夏目漱石 草枕

草枕 (岩波文庫)

草枕 (岩波文庫)

 今まで夏目漱石の作品を特別好きになったことは無い。嫌いだというわけではないが、あえて「俺は夏目漱石が好きだ」と声高に叫ぶほどではない。その印象が大きく変わった。
 この小説を簡単に説明すると、画家である主人公が(おそらく普段の生活の俗っぽさに嫌気が差して)、俗っぽさから離れる為に旅に出る。その旅の途中、主人公なりに「芸術家とはこうあるべきだ」という意見を頭の中で展開する。
 主人公なりに考える、と書いたがこれはまさしく夏目漱石が考える芸術家のあるべき姿を、主人公を通して語らせているのだ。主人公は画家であるから『景色を見ながら、どうしたらこの景色が絵になるか』を考えたりする。何が足りないのか考える。これはきっと漱石が小説を書く際に考えていたことなのではないだろうか? ある出来事・事件があったときにあと何があれば自分の訴えたいことを的確に訴えられるか? そういう芸術家としての視点を強く感じられる。

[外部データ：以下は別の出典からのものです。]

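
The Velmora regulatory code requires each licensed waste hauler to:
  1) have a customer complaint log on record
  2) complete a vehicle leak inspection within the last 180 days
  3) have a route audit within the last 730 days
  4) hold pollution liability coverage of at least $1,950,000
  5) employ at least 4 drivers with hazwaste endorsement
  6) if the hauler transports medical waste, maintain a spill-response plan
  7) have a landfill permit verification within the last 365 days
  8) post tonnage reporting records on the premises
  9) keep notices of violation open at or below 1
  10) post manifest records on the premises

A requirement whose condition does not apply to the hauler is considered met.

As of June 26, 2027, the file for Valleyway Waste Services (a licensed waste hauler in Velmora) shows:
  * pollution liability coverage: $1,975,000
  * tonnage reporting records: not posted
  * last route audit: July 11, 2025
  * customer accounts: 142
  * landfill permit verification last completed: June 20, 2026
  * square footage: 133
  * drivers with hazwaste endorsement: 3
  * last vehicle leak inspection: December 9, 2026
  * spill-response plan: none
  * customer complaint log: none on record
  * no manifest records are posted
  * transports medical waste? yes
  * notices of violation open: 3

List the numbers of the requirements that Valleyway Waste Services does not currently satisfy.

1, 2, 5, 6, 7, 8, 9, 10

1. customer complaint log absent → not met
2. vehicle leak inspection 199 days ago vs limit 180 → not met
3. route audit 715 days ago vs limit 730 → met
4. pollution liability coverage $1,975,000 ≥ $1,950,000 → met
5. drivers with hazwaste endorsement 3 < 4 → not met
6. condition 'transports medical waste' holds; spill-response plan absent → not met
7. landfill permit verification 371 days ago vs limit 365 → not met
8. tonnage reporting records absent → not met
9. notices of violation open 3 > 1 → not met
10. manifest records absent → not met
Not met: 1, 2, 5, 6, 7, 8, 9, 10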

 全体の文章は、とても詩的な文体であり、実際、この小説自体が詩であると言ってもいい。かといってストーリーがおろそかになっているかといえばそうではない。ちゃんと話としても筋があり面白い。

 余談だが、とあるPodcastの一つで小説の朗読をしているものがある。それで草枕を聞いたことがあるが、あれほど朗読が似合う小説はないだろう。ジョギングしながら聞いていたのだがあまりに面白くて走りすぎてしまったほどだ。普段本を読まない人は朗読で楽しんでみてもいいと思う。
 
 俺は旅に出ることが好きである点でのみ、この主人公と同じである。少しでもこの境地に近づきたいし、事実、この小説を読んでからは旅での視点が変わった。ふと見た景色を「あぁ、きれいだな」で終わらせず、もっと踏み込んで心に描き、その景色を取り巻く物語を考えるようになった。

 また読むときが必ずくる。そう思わずにはいられない。